Читаем The Four Horsemen, episode 1 полностью

[RD] I was once asked at a public meeting "Don't you think that the mysteriousness of Quantum Theory is just the same as the mysteriousness of the Trinity or the Transubstantiation?" And the answer, of course, can be answered in two quotes from Richard Feynman. One, Richard Feynman said "if you think you understand Quantum Theory, you don't understand Quantum Theory". He was admitting that it's highly mysterious. But the other thing is that the predictions of Quantum Theory experimentally are verified to the equivalent of predicting the width of North America to the width of one human hair. And so, Quantum Theory is massively supported by accurate predictions. Even if you don't understand the mystery of the Copenhagen Interpretation, or whatever it is.
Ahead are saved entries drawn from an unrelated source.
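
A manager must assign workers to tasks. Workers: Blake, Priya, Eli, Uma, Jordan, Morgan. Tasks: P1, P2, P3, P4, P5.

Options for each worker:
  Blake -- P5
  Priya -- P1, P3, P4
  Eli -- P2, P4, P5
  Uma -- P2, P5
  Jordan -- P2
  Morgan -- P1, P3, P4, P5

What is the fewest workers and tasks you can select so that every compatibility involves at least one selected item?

5

{Priya, Eli, Morgan, P2, P5} is a vertex cover of size 5: every edge has an endpoint in this set.
No smaller cover exists because Blake–P5, Priya–P3, Eli–P4, Uma–P2, Morgan–P1 is a matching of size 5, and a cover must include an endpoint of each of these disjoint edges (König's theorem).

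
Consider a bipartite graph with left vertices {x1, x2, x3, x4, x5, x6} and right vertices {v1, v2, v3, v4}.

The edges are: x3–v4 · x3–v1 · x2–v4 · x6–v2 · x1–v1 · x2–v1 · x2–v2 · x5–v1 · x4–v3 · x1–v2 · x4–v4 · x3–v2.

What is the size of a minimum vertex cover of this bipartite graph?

A maximum matching has 4 edges (e.g. x1–v1, x2–v4, x3–v2, x4–v3).
By König's theorem the minimum vertex cover has the same size. One such cover is {x4, v1, v2, v4}.

4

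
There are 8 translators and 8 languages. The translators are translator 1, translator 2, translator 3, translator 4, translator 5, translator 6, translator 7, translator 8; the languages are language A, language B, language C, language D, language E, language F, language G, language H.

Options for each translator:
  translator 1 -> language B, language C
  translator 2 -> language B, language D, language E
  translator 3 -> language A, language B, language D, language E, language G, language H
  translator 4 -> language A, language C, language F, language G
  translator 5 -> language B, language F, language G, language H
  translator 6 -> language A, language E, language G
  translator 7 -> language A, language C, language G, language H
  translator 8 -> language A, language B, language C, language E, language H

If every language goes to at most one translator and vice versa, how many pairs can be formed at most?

A valid assignment of size 8: translator 1–language C, translator 2–language D, translator 3–language G, translator 4–language A, translator 5–language F, translator 6–language E, translator 7–language H, translator 8–language B.
All 8 translators are matched, so no larger matching exists.

8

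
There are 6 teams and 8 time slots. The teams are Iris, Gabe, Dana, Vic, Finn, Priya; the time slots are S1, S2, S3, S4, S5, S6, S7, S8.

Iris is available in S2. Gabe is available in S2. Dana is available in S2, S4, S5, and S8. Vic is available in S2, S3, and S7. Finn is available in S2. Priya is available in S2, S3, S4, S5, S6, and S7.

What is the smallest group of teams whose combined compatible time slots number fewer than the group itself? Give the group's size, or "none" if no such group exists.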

Whereas the mystery of the Trinity doesn't even try to make a prediction, let alone an accurate one.

[DD] You know, I don't like …

[CH] It it isn't a mystery, either.

[DD] I don't like the use of the word "mystery" here. I think, I think there's been a lot of consciousness-raising in philosophy about this term, where we have so-called mysterians, the new mysterians. These are people who like the term "mystery". Noam Chomsky is famously quoted to say "There's two kinds of questions, there's puzzles and mysteries. Puzzles are soluble, mysteries aren't". And first of all, I just don't buy that. I buy that but I buy the distinction and say 'there's nothing about mystery in science. There's puzzles, there's deep puzzles, there's things we don't know, there's things we'll never know, but they aren't systematically incomprehensible to human beings. The glorification of the idea that these things are systematically incomprehensible, I think, has no place in science.
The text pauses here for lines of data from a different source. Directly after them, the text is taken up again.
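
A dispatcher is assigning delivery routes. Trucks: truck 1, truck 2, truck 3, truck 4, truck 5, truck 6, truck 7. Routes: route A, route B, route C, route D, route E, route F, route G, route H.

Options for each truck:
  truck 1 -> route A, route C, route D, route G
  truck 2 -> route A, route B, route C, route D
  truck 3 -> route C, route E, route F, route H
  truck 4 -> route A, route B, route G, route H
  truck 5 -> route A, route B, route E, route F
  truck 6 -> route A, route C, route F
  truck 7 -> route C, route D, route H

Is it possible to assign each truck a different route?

For example, pair truck 1→route D, truck 2→route C, truck 3→route E, truck 4→route G, truck 5→route B, truck 6→route F, truck 7→route H.
Every truck is matched, so this matching saturates all of them.

Yes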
[CH] Which is why I think we should be quite happy to revive traditional terms in our discourse, such as obscurantism and obfuscation. Which is what they really are. And to point out that these things can make intelligent people act stupidly. John Cornwell, who's just written another attack on yourself, Richard, and who is an old friend of mine, a very brilliant guy, wrote one of the best studies of the Catholic Church and fascism that there's been published. In his review of you, he says "Mr Dawkins … Professor Dawkins should just look at the shelves of books there are on the Trinity." "The libraries full of attempts to solve this problem before he …" But none of the books in those religious libraries solve it either! The whole point is that it remains insoluble and it's used to keep people feeling baffled and inferior.

[RD] But I want to come back to the thing about mystery in physics, because isn't it possible that our evolved brains … because we evolved in what I call middle world, where we never had to cope with either the very small or the cosmologically very large, we may never actually have an intuitive feel for what's going on in quantum mechanics but we can still test its predictions, we can still actually do the mathematics and do the physics to actually test the predictions, 'cause anybody can read the dials on a …

[DD] Right, I think what we can see is that what scientists have constructed over the centuries is a series of tools, mind-tools, thinking tools, mathematical tools, and so forth which enable us to some degree to overcome the limitations of our evolved brains, our stone age, if you like, brains, and overcoming those limitations is not always direct. Sometimes you have to give up something. Yes, you'll just never be able to think intuitively about this but you can know that, even though you can't think intuitively about it.

[RD] Yeah, that's right.

[DD] There's this laborious process by which you can make progress and you do have to cede a certain authority to the process but you can test that and it can carry you from A to B in the same way. If you're a quadriplegic, an artificial device can carry you from A to B. It doesn't mean you can walk from A to B but you can get from A to B.

[RD] And the bolder physicists will say "well, who cares about intuition? I mean, just look at the math!"

[DD] Yeah, yeah, that's right, they are comfortable with their … living with their prostheses.

[SH] Well, the perfect example of that is dimensions beyond three, because we can't visualise a fourth dimension or a fifth but it's trivial to represent it mathematically, and so we can move in that dimension.

[DD] And now we teach our undergraduates how to manipulate n-dimensional spaces, and to think about vectors in n-dimensional spaces, and they get used to the fact. They can't quite imagine … what you do is you imagine three of them and, say, you wave your hand a little bit, and say more of the same, but you you check your intuition by running the maths, and it works.